As her early fame grew, record companies wanted to mould her into something she wasn’t. With Schekeryk’s help, she resisted.

“I had offers from just about every major-label president to superimpose whatever they wanted on to my next hit record,” she says. “Peter would show me what they wanted. It was frustrating for him because he knew I would have success anyway.

“I was able to just continue and develop as a writer. I think I’m still developing as a writer.
“Every album I ever made was full of songs,” she adds. “I was never one of those people who put out an album that had one hit and the rest was filler.

“I’m still writing now and my new songs are by the same person who wrote the old ones. I am fortunate that my husband gave me that space to be creative. I am the oldest little girl in the world — a free spirit. I continue to create, that’s the important thing.”

                                                         

Her songs have been covered by an eclectic range of performers, from Mott the Hoople and Ray Charles to Nana Mouskouri and Miley Cyrus. Aussie hip-hop band Hilltop Hoods used her track People in the Front Row for their song The Nosebleed Section.

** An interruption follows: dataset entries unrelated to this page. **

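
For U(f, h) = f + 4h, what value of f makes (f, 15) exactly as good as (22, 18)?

f = 34

U(22, 18) = 94.
Set U(f, 15) = 94 and solve.
f + 4·15 = 94 ⇒ f = 34 ⇒ f = 34.
Check: U(34, 15) = 94.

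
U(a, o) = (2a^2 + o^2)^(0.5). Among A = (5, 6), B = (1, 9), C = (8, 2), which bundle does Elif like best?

Bundle C

Evaluate utility at each bundle:
U(A) = 9.274.
U(B) = 9.110.
U(C) = 11.489.
Highest utility is C, so C ≻ A ≻ B.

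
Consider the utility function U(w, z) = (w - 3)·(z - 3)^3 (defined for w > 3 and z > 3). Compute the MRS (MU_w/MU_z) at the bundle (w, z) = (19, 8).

MU_w = (z−3)^3, MU_z = 3·(w−3)·(z−3)^2.
MRS = (1/3)·(z−3)/(w−3).
At (19, 8): MRS = 5/48.
So at (19, 8) the consumer would give up 5/48 units of z for one more unit of w.

MRS = 5/48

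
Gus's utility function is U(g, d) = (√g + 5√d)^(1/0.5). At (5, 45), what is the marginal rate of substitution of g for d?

For CES with ρ = 0.5, MRS = (1/5)·√(d/g).
At (5, 45): MRS = 0.6.
The indifference curve has slope −0.6 at this bundle.

MRS = 0.6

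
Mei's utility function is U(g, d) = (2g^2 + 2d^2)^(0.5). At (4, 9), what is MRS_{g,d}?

MRS = 4/9

For CES with ρ = 2, MRS = (d/g)^(-1).
At (4, 9): MRS = 4/9.
So at (4, 9) the consumer would give up 4/9 units of d for one more unit of g.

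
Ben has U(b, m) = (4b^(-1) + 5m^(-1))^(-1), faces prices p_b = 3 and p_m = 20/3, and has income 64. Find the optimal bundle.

b* = 8, m* = 6

For CES with ρ = -1, MRS = (4/5)·(m/b)^2.
Tangency: set MRS = p_b/p_m = 3/(20/3) = 0.45.
So (m/b)^2 = 9/16; taking the square root, m/b = 0.75, i.e. m = 0.75·b.
Substitute into the budget 3·b + (20/3)·m = 64: 8·b = 64, so b* = 8 and m* = 0.75·8 = 6.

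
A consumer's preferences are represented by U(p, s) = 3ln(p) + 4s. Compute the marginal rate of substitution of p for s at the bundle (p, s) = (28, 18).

MU_p = 3/p, MU_s = 4.
MRS = 3/p ÷ 4.
At (28, 18): MRS = 3/112.
That is, one extra unit of p is worth 3/112 units of s at the margin.

MRS = 3/112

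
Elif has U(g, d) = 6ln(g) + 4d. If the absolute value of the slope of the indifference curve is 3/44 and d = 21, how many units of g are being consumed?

g = 22

MU_g = 6/g, MU_d = 4.
MRS = 6/g ÷ 4.
MRS depends only on g: 1.5/g = 3/44 ⇒ g = 1.5/(3/44) = 22.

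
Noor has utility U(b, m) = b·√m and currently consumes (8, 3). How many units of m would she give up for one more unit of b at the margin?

MRS = 0.75

MU_b = √m and MU_m = 0.5·b·m^(-0.5).
MRS = MU_b/MU_m = (2)·m/b.
At (8, 3): MRS = 0.75.
The indifference curve has slope −0.75 at this bundle.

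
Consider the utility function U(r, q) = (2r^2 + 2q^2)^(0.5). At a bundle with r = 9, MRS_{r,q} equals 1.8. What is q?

For CES with ρ = 2, MRS = (q/r)^(-1).
Setting (q/9)^(-1) = 1.8 gives q/9 = 5/9 and q = 5.

q = 5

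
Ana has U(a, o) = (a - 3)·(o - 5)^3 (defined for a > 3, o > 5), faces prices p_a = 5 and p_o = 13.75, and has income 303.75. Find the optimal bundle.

MU_a = (o−5)^3, MU_o = 3·(a−3)·(o−5)^2.
MRS = (1/3)·(o−5)/(a−3).
Tangency: set MRS = p_a/p_o = 5/13.75 = 4/11.
So (1/3)·(o − 5)/(a − 3) = 4/11, i.e. (o − 5) = (12/11)·(a − 3).
Rewrite the budget in excess-of-subsistence terms: 5·(a − 3) + 13.75·(o − 5) = 303.75 − 5·3 − 13.75·5 = 220.
Substituting, 20·(a − 3) = 220, so a − 3 = 11 and a* = 14.
Then o − 5 = (12/11)·11 = 12, so o* = 17.

a* = 14, o* = 17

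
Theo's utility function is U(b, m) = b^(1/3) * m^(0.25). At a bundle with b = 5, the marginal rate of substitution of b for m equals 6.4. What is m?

m = 24

MU_b = 1/3·b^(-2/3)·m^(0.25) and MU_m = 0.25·b^(1/3)·m^(-0.75).
MRS = MU_b/MU_m = (4/3)·m/b.
Substitute b = 5: MRS = m/3.75. Setting m/3.75 = 6.4 gives m = 6.4·3.75 = 24.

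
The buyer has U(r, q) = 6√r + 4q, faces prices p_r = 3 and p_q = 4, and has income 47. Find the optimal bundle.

MU_r = 6/(2√r), MU_q = 4.
MRS = 6/(2√r) ÷ 4.
Tangency: set MRS = p_r/p_q = 3/4 = 0.75.
MRS depends only on r: 0.75/√r = 0.75 ⇒ √r = 0.75/0.75 = 1 ⇒ r* = 1.
From the budget, 4·q = 47 − 3·1 = 44, so q* = 11.

r* = 1, q* = 11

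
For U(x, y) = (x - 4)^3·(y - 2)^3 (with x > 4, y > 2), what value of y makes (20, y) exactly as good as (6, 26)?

U(6, 26) = 110592.
Set U(20, y) = 110592 and solve.
With x = 20: (20 − 4)^3 = 4096, so (y − 2)^3 = 110592/4096 = 27.
Taking the cube root (with y > 2): y − 2 = 3, so y = 5.
Check: U(20, 5) = 110592.

y = 5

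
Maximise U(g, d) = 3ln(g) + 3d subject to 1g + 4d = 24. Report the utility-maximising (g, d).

MU_g = 3/g, MU_d = 3.
MRS = 3/g ÷ 3.
Tangency: set MRS = p_g/p_d = 1/4 = 0.25.
MRS depends only on g: 1/g = 0.25 ⇒ g* = 1/0.25 = 4.
From the budget, 4·d = 24 − 1·4 = 20, so d* = 5.

g* = 4, d* = 5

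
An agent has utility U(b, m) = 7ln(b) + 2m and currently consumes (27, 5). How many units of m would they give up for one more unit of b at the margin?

MU_b = 7/b, MU_m = 2.
MRS = 7/b ÷ 2.
At (27, 5): MRS = 7/54.
So at (27, 5) the consumer would give up 7/54 units of m for one more unit of b.

MRS = 7/54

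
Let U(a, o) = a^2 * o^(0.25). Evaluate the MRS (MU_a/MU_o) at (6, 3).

MU_a = 2·a·o^(0.25) and MU_o = 0.25·a^2·o^(-0.75).
MRS = MU_a/MU_o = (8)·o/a.
At (6, 3): MRS = 4.
That is, one extra unit of a is worth 4 units of o at the margin.

MRS = 4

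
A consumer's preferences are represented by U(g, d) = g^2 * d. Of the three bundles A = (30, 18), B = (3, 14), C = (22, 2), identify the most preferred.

Evaluate utility at each bundle:
U(A) = 16200.
U(B) = 126.
U(C) = 968.
Highest utility is A, so A ≻ C ≻ B.

Bundle A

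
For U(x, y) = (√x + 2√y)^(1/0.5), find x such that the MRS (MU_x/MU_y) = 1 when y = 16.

x = 4

For CES with ρ = 0.5, MRS = (1/2)·√(y/x).
Setting (1/2)·√(16/x) = 1 gives √(16/x) = 2, so 16/x = 4 and x = 4.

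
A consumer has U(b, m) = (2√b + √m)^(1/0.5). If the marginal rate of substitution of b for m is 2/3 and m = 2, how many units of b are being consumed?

For CES with ρ = 0.5, MRS = (2/1)·√(m/b).
Setting (2/1)·√(2/b) = 2/3 gives √(2/b) = 1/3, so 2/b = 1/9 and b = 18.

b = 18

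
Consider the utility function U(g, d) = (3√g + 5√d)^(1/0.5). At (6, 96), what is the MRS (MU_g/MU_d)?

MRS = 2.4

For CES with ρ = 0.5, MRS = (3/5)·√(d/g).
At (6, 96): MRS = 2.4.
That is, one extra unit of g is worth 2.4 units of d at the margin.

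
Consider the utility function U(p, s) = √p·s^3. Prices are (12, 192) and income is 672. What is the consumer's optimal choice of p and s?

MU_p = 0.5·p^(-0.5)·s^3 and MU_s = 3·√p·s^2.
MRS = MU_p/MU_s = (1/6)·s/p.
Tangency: set MRS = p_p/p_s = 12/192 = 1/16.
So (1/6)·s/p = 1/16, i.e. s = 0.375·p.
Substitute into the budget 12·p + 192·s = 672: 84·p = 672, so p* = 8.
Then s* = 0.375·8 = 3.

p* = 8, s* = 3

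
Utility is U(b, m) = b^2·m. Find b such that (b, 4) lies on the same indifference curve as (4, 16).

b = 8

U(4, 16) = 256.
Set U(b, 4) = 256 and solve.
With m = 4: b^2 = 256/4 = 64; taking the square root, b = 8.
Check: U(8, 4) = 256.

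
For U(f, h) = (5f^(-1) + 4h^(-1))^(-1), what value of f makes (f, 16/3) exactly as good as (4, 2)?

f = 2

U depends on (f, h) only through S = 5f^(-1) + 4h^(-1), so equal utility means equal S. At (4, 2): S = 3.25.
With h = 16/3: 4·(16/3)^(-1) = 0.75, so 5f^(-1) = 3.25 − 0.75 = 2.5, i.e. f^(-1) = 0.5.
Hence f = 1/0.5 = 2.
Check: U(2, 16/3) = 0.3077.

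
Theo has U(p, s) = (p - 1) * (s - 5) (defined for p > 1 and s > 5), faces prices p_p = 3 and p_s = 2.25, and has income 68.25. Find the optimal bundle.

MU_p = (s−5), MU_s = (p−1).
MRS = (s−5)/(p−1).
Tangency: set MRS = p_p/p_s = 3/2.25 = 4/3.
So (s − 5)/(p − 1) = 4/3, i.e. (s − 5) = (4/3)·(p − 1).
Rewrite the budget in excess-of-subsistence terms: 3·(p − 1) + 2.25·(s − 5) = 68.25 − 3·1 − 2.25·5 = 54.
Substituting, 6·(p − 1) = 54, so p − 1 = 9 and p* = 10.
Then s − 5 = (4/3)·9 = 12, so s* = 17.

p* = 10, s* = 17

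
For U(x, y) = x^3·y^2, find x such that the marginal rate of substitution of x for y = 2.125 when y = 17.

x = 12

MU_x = 3·x^2·y^2 and MU_y = 2·x^3·y.
MRS = MU_x/MU_y = (3/2)·y/x.
Substitute y = 17: MRS = 25.5/x. Setting 25.5/x = 2.125 gives x = 25.5/2.125 = 12.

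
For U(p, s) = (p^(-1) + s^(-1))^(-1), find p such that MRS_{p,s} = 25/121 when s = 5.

For CES with ρ = -1, MRS = (s/p)^2.
Setting (5/p)^2 = 25/121 gives 5/p = 5/11 and p = 11.

p = 11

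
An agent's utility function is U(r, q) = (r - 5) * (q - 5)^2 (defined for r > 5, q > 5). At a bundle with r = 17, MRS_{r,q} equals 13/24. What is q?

MU_r = (q−5)^2, MU_q = 2·(r−5)·(q−5).
MRS = (1/2)·(q−5)/(r−5).
Substitute r = 17: MRS = (q − 5)/24. Setting this equal to 13/24 gives q − 5 = (13/24)·24 = 13, so q = 18.

q = 18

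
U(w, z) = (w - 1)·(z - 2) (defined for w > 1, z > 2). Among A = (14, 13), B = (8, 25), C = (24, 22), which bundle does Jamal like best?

Evaluate utility at each bundle:
U(A) = 143.
U(B) = 161.
U(C) = 460.
Highest utility is C, so C ≻ B ≻ A.

Bundle C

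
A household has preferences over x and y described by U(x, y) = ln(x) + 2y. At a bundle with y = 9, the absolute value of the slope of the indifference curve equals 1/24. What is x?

MU_x = 1/x, MU_y = 2.
MRS = 1/x ÷ 2.
MRS depends only on x: 0.5/x = 1/24 ⇒ x = 0.5/(1/24) = 12.

x = 12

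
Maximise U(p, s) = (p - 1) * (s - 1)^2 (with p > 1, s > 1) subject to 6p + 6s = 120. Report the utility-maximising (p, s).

MU_p = (s−1)^2, MU_s = 2·(p−1)·(s−1).
MRS = (1/2)·(s−1)/(p−1).
Tangency: set MRS = p_p/p_s = 6/6 = 1.
So (1/2)·(s − 1)/(p − 1) = 1, i.e. (s − 1) = 2·(p − 1).
Rewrite the budget in excess-of-subsistence terms: 6·(p − 1) + 6·(s − 1) = 120 − 6·1 − 6·1 = 108.
Substituting, 18·(p − 1) = 108, so p − 1 = 6 and p* = 7.
Then s − 1 = 2·6 = 12, so s* = 13.

p* = 7, s* = 13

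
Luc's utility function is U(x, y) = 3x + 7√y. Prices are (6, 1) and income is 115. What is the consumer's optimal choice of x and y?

x* = 11, y* = 49

MU_x = 3, MU_y = 7/(2√y).
MRS = 3 ÷ (7/(2√y)).
Tangency: set MRS = p_x/p_y = 6/1 = 6.
MRS depends only on y: (6/7)·√y = 6 ⇒ √y = 6/(6/7) = 7 ⇒ y* = 49.
From the budget, 6·x = 115 − 1·49 = 66, so x* = 11.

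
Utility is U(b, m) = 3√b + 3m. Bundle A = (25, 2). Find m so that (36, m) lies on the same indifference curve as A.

m = 1

U(25, 2) = 21.
Set U(36, m) = 21 and solve.
With b = 36: √36 = 6, so 3m = 21 − 3·6 = 3 and m = 1.
Check: U(36, 1) = 21.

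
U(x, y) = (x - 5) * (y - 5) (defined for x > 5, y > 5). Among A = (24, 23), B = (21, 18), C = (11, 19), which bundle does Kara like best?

Evaluate utility at each bundle:
U(A) = 342.
U(B) = 208.
U(C) = 84.
Highest utility is A, so A ≻ B ≻ C.

Bundle A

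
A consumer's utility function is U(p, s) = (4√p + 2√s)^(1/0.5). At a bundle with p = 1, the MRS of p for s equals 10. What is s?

s = 25

For CES with ρ = 0.5, MRS = (4/2)·√(s/p).
Setting (4/2)·√(s/1) = 10 gives √(s/1) = 5, so s/1 = 25 and s = 25.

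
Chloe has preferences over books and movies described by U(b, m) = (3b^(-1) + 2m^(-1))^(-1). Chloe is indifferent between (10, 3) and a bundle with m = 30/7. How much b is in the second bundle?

U depends on (b, m) only through S = 3b^(-1) + 2m^(-1), so equal utility means equal S. At (10, 3): S = 29/30.
With m = 30/7: 2·(30/7)^(-1) = 7/15, so 3b^(-1) = 29/30 − 7/15 = 0.5, i.e. b^(-1) = 1/6.
Hence b = 1/(1/6) = 6.
Check: U(6, 30/7) = 1.0345.

b = 6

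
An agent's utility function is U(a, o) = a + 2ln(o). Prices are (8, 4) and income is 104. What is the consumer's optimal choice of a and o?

a* = 11, o* = 4

MU_a = 1, MU_o = 2/o.
MRS = 1 ÷ (2/o).
Tangency: set MRS = p_a/p_o = 8/4 = 2.
MRS depends only on o: 0.5·o = 2 ⇒ o* = 2/0.5 = 4.
From the budget, 8·a = 104 − 4·4 = 88, so a* = 11.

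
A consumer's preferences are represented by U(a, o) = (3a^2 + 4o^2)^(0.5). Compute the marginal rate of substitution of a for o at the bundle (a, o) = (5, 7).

MRS = 15/28

For CES with ρ = 2, MRS = (3/4)·(o/a)^(-1).
At (5, 7): MRS = 15/28.
The indifference curve has slope −15/28 at this bundle.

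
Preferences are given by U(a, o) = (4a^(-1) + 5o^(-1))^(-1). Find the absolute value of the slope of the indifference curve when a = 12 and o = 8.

For CES with ρ = -1, MRS = (4/5)·(o/a)^2.
At (12, 8): MRS = 16/45.
The indifference curve has slope −16/45 at this bundle.

MRS = 16/45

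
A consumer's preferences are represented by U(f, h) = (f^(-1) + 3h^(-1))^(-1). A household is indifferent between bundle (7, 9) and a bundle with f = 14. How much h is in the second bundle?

h = 126/17

U depends on (f, h) only through S = f^(-1) + 3h^(-1), so equal utility means equal S. At (7, 9): S = 10/21.
With f = 14: 14^(-1) = 1/14, so 3h^(-1) = 10/21 − 1/14 = 17/42, i.e. h^(-1) = 17/126.
Hence h = 1/(17/126) = 126/17.
Check: U(14, 126/17) = 2.1.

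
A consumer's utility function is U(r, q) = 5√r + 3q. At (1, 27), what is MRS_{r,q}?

MU_r = 5/(2√r), MU_q = 3.
MRS = 5/(2√r) ÷ 3.
At (1, 27): MRS = 5/6.
The indifference curve has slope −5/6 at this bundle.

MRS = 5/6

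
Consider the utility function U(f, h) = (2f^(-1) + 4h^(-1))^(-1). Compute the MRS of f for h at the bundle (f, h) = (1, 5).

For CES with ρ = -1, MRS = (2/4)·(h/f)^2.
At (1, 5): MRS = 12.5.
So at (1, 5) the consumer would give up 12.5 units of h for one more unit of f.

MRS = 12.5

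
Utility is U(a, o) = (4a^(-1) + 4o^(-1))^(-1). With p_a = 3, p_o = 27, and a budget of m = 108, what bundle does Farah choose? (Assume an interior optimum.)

a* = 9, o* = 3

For CES with ρ = -1, MRS = (o/a)^2.
Tangency: set MRS = p_a/p_o = 3/27 = 1/9.
So (o/a)^2 = 1/9; taking the square root, o/a = 1/3, i.e. o = (1/3)·a.
Substitute into the budget 3·a + 27·o = 108: 12·a = 108, so a* = 9 and o* = (1/3)·9 = 3.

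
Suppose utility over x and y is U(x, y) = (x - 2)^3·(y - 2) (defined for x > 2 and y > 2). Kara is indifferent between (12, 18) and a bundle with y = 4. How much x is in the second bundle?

x = 22

U(12, 18) = 16000.
Set U(x, 4) = 16000 and solve.
With y = 4: (4 − 2) = 2, so (x − 2)^3 = 16000/2 = 8000.
Taking the cube root (with x > 2): x − 2 = 20, so x = 22.
Check: U(22, 4) = 16000.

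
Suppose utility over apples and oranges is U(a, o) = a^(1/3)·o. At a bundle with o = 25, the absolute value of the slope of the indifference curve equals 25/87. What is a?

a = 29

MU_a = 1/3·a^(-2/3)·o and MU_o = a^(1/3).
MRS = MU_a/MU_o = (1/3)·o/a.
Substitute o = 25: MRS = (25/3)/a. Setting (25/3)/a = 25/87 gives a = (25/3)/(25/87) = 29.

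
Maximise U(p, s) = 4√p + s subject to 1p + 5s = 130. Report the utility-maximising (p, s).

p* = 100, s* = 6

MU_p = 4/(2√p), MU_s = 1.
MRS = 4/(2√p) ÷ 1.
Tangency: set MRS = p_p/p_s = 1/5 = 0.2.
MRS depends only on p: 2/√p = 0.2 ⇒ √p = 2/0.2 = 10 ⇒ p* = 100.
From the budget, 5·s = 130 − 1·100 = 30, so s* = 6.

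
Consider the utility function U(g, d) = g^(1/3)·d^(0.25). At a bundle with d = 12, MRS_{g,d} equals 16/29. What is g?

g = 29

MU_g = 1/3·g^(-2/3)·d^(0.25) and MU_d = 0.25·g^(1/3)·d^(-0.75).
MRS = MU_g/MU_d = (4/3)·d/g.
Substitute d = 12: MRS = 16/g. Setting 16/g = 16/29 gives g = 16/(16/29) = 29.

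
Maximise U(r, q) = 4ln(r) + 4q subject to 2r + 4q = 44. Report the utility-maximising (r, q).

r* = 2, q* = 10

MU_r = 4/r, MU_q = 4.
MRS = 4/r ÷ 4.
Tangency: set MRS = p_r/p_q = 2/4 = 0.5.
MRS depends only on r: 1/r = 0.5 ⇒ r* = 1/0.5 = 2.
From the budget, 4·q = 44 − 2·2 = 40, so q* = 10.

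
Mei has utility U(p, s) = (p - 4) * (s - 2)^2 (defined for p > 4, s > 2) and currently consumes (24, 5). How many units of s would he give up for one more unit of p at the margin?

MRS = 3/40

MU_p = (s−2)^2, MU_s = 2·(p−4)·(s−2).
MRS = (1/2)·(s−2)/(p−4).
At (24, 5): MRS = 3/40.
The indifference curve has slope −3/40 at this bundle.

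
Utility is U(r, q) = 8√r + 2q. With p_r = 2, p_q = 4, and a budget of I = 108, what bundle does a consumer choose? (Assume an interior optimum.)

MU_r = 8/(2√r), MU_q = 2.
MRS = 8/(2√r) ÷ 2.
Tangency: set MRS = p_r/p_q = 2/4 = 0.5.
MRS depends only on r: 2/√r = 0.5 ⇒ √r = 2/0.5 = 4 ⇒ r* = 16.
From the budget, 4·q = 108 − 2·16 = 76, so q* = 19.

r* = 16, q* = 19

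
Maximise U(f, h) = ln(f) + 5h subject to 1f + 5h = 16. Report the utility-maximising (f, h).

f* = 1, h* = 3

MU_f = 1/f, MU_h = 5.
MRS = 1/f ÷ 5.
Tangency: set MRS = p_f/p_h = 1/5 = 0.2.
MRS depends only on f: 0.2/f = 0.2 ⇒ f* = 0.2/0.2 = 1.
From the budget, 5·h = 16 − 1·1 = 15, so h* = 3.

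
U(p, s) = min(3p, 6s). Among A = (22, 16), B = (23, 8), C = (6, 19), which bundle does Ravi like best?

Bundle A

Evaluate utility at each bundle:
U(A) = 66.
U(B) = 48.
U(C) = 18.
Highest utility is A, so A ≻ B ≻ C.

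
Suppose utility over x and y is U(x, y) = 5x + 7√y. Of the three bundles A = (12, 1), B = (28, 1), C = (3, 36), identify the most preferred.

Bundle B

Evaluate utility at each bundle:
U(A) = 67.000.
U(B) = 147.000.
U(C) = 57.000.
Highest utility is B, so B ≻ A ≻ C.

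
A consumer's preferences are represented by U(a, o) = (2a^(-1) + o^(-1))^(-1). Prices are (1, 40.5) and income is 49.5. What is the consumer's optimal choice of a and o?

For CES with ρ = -1, MRS = (2/1)·(o/a)^2.
Tangency: set MRS = p_a/p_o = 1/40.5 = 2/81.
So (o/a)^2 = 1/81; taking the square root, o/a = 1/9, i.e. o = (1/9)·a.
Substitute into the budget 1·a + 40.5·o = 49.5: 5.5·a = 49.5, so a* = 9 and o* = (1/9)·9 = 1.

a* = 9, o* = 1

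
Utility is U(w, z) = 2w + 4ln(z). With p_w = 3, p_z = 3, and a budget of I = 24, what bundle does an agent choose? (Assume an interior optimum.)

MU_w = 2, MU_z = 4/z.
MRS = 2 ÷ (4/z).
Tangency: set MRS = p_w/p_z = 3/3 = 1.
MRS depends only on z: 0.5·z = 1 ⇒ z* = 1/0.5 = 2.
From the budget, 3·w = 24 − 3·2 = 18, so w* = 6.

w* = 6, z* = 2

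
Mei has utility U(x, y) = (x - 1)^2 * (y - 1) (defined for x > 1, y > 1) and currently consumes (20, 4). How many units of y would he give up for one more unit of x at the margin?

MRS = 6/19

MU_x = 2·(x−1)·(y−1), MU_y = (x−1)^2.
MRS = (2/1)·(y−1)/(x−1).
At (20, 4): MRS = 6/19.
The indifference curve has slope −6/19 at this bundle.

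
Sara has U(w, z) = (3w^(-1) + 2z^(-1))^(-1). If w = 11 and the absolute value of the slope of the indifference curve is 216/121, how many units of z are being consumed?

For CES with ρ = -1, MRS = (3/2)·(z/w)^2.
Setting (3/2)·(z/11)^2 = 216/121 gives (z/11)^2 = 144/121, so z/11 = 12/11 and z = 12.

z = 12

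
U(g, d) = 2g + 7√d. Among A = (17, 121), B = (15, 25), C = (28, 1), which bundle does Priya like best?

Evaluate utility at each bundle:
U(A) = 111.000.
U(B) = 65.000.
U(C) = 63.000.
Highest utility is A, so A ≻ B ≻ C.

Bundle A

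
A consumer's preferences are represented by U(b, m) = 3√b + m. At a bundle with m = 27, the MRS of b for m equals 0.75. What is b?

b = 4

MU_b = 3/(2√b), MU_m = 1.
MRS = 3/(2√b) ÷ 1.
MRS depends only on b: 1.5/√b = 0.75 ⇒ √b = 1.5/0.75 = 2 ⇒ b = 4.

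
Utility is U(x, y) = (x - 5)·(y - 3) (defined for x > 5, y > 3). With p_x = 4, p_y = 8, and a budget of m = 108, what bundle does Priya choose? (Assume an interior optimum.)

x* = 13, y* = 7

MU_x = (y−3), MU_y = (x−5).
MRS = (y−3)/(x−5).
Tangency: set MRS = p_x/p_y = 4/8 = 0.5.
So (y − 3)/(x − 5) = 0.5, i.e. (y − 3) = 0.5·(x − 5).
Rewrite the budget in excess-of-subsistence terms: 4·(x − 5) + 8·(y − 3) = 108 − 4·5 − 8·3 = 64.
Substituting, 8·(x − 5) = 64, so x − 5 = 8 and x* = 13.
Then y − 3 = 0.5·8 = 4, so y* = 7.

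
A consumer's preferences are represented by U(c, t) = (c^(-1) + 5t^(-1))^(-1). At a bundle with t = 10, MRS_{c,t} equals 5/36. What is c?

For CES with ρ = -1, MRS = (1/5)·(t/c)^2.
Setting (1/5)·(10/c)^2 = 5/36 gives (10/c)^2 = 25/36, so 10/c = 5/6 and c = 12.

c = 12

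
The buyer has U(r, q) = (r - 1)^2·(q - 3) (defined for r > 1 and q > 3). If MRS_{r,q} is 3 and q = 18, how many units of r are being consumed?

r = 11

MU_r = 2·(r−1)·(q−3), MU_q = (r−1)^2.
MRS = (2/1)·(q−3)/(r−1).
Substitute q = 18: MRS = 30/(r − 1). Setting this equal to 3 gives r − 1 = 30/3 = 10, so r = 11.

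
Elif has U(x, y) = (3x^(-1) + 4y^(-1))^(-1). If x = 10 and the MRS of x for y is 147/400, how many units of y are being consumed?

y = 7

For CES with ρ = -1, MRS = (3/4)·(y/x)^2.
Setting (3/4)·(y/10)^2 = 147/400 gives (y/10)^2 = 49/100, so y/10 = 0.7 and y = 7.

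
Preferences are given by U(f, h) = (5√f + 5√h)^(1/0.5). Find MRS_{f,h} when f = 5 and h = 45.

MRS = 3

For CES with ρ = 0.5, MRS = √(h/f).
At (5, 45): MRS = 3.
That is, one extra unit of f is worth 3 units of h at the margin.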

“Boys will be boys,” she says of the Adelaide band using her work. “I was a little put out that there was no mention of me, but they changed it to include Melanie Safka.”

Brand New Key, sometimes called the roller-skate song because of its chorus (“I got a brand new pair of roller skates/ You got a brand new key”), confirmed Safka as a pop star as well as a folkie in 1971-72, not least in Australia, where the song went to No 1. The quirkiness of the song and what many considered to be a sexual theme in the lyrics sparked different reactions among the public.

                                                               

“Particularly in the States I got saddled with ‘cute’ and ‘vacant’ and ‘empty-headed’,” she says. “However, in England I was more the thinking man’s crumpet. I never felt the least bit pretty. I always felt awkward, uncomfortable in my skin. I’m always amazed at how many men fell in love with me.’’

Despite the adoration, or perhaps because of it, Safka has always been nervous about performing.

“I don’t know how I do it,” she says. “It is so against everything in my being. I’m one of those people who walk into a room trying to be unnoticed … invisible. I’m not a natural-born celebrity. I don’t like people looking at me. Never will.”

Those attending her Australian concerts should have no fear about her abilities to turn that around on stage.

“Once I’m up there I’m totally at home,” she says, “but to get to that point I do nothing for most of the day but prepare: focus on what I’m doing. I’ve played to the biggest crowds on the planet and I’ve played to really small ones. There’s a common denominator there. That’s my home. That’s where I’m supposed to be.”

Melanie’s People in the Front Row Australian tour begins at Adelaide Cabaret Festival on Saturday, Sunday and Monday, followed by Brisbane, June 12; Lismore, NSW, June 14; Katoomba, NSW, June 18; Sydney, June 20; Newcastle, NSW, June 22; Kincumber, NSW, June 23; and Melbourne, June 26.